Lydia Hatton Campbell expresses a similar opinion:
The cultural and racial diversity I experience in the classroom has enabled me to feel I don’t need to hide who I am or what I have to say. This multi-cultural environment provides me with the chance to learn from other cultural experiences. My understanding of others is being widened all the time and I feel both personally and culturally understood which helps me to learn all the more.
Chris Brown concludes:
Taking into consideration all that has been expressed above, it appears that a trainer’s profound and demonstrated understanding of diversity, racism and prejudice is paramount to a positive and successful learning experience.

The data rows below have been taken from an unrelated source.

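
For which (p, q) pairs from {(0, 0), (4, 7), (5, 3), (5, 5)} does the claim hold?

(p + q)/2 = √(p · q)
(0, 0), (5, 5)

Testing each pair:
(0, 0): LHS = 0, RHS = 0 → holds
(4, 7): LHS = 11/2, RHS = 2·√(7) ≈ 5.292 → fails
(5, 3): LHS = 4, RHS = √(15) ≈ 3.873 → fails
(5, 5): LHS = 5, RHS = 5 → holds

2 of 4 pairs satisfy the claim.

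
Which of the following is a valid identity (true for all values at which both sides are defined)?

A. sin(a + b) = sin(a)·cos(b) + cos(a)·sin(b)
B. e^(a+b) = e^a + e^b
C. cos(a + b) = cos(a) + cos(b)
A: holds — e.g. at (1, 5), both sides equal sin(6) ≈ -0.2794.
B: fails at (5, 8) — LHS = e^13 ≈ 442413.4, RHS = e^5 + e^8 ≈ 3129.
C: fails at (1, 3) — LHS = cos(4) ≈ -0.6536, RHS = cos(3) + cos(1) ≈ -0.4497.

Answer: A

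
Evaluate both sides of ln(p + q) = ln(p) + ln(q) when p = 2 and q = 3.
LHS = ln(2 + 3) = ln(5) ≈ 1.609
RHS = ln(2) + ln(3) ≈ 1.792

LHS ≠ RHS (they differ by about 0.1823), so the equation does not hold here.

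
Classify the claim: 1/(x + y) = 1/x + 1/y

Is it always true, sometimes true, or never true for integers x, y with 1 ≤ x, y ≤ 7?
Never true

The claim fails for every pair in the range. For instance at (x, y) = (4, 6): LHS = 1/10, RHS = 5/12.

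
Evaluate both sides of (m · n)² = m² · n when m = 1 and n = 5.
LHS = (1 · 5)² = 25
RHS = 1² · 5 = 5

LHS ≠ RHS, so the equation does not hold here.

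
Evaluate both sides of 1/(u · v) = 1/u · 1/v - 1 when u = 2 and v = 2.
LHS = 1/(2 · 2) = 1/4
RHS = 1/2 · 1/2 - 1 = -3/4

LHS ≠ RHS, so the equation does not hold here.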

Tony Taylor, a Senior LC&CTA Tutor expresses his major professional interests that are rooted in understanding the dynamics of oppression and minimising the impact of oppression on men:
Tony Taylor (right) with Mo Lishomwa (Class of 2011/12 HPD in Counselling Student)
“I have a profound interest in the way in which oppression impacts on both individuals and groups within our society and how oppression damages both the ‘oppressor’ and the ‘oppressed’; it’s a lose/lose situation.
I am also an advocate of the need for men to become more expressive of their vulnerabilities; our true male strength lies in our ability to communicate our fears and doubts, not hide behind a false ‘manly’ bravado. In general I believe men need to participate more in intra and interpersonal exploration and honest self-disclosure.
In my work at LC&CTA I am ‘free’ to engage in facilitating and encouraging our students (females as well as males) to explore how oppression has affected their lives, and how concealing their vulnerabilities is more likely to lead to disempowerment than lead to vigour and might”.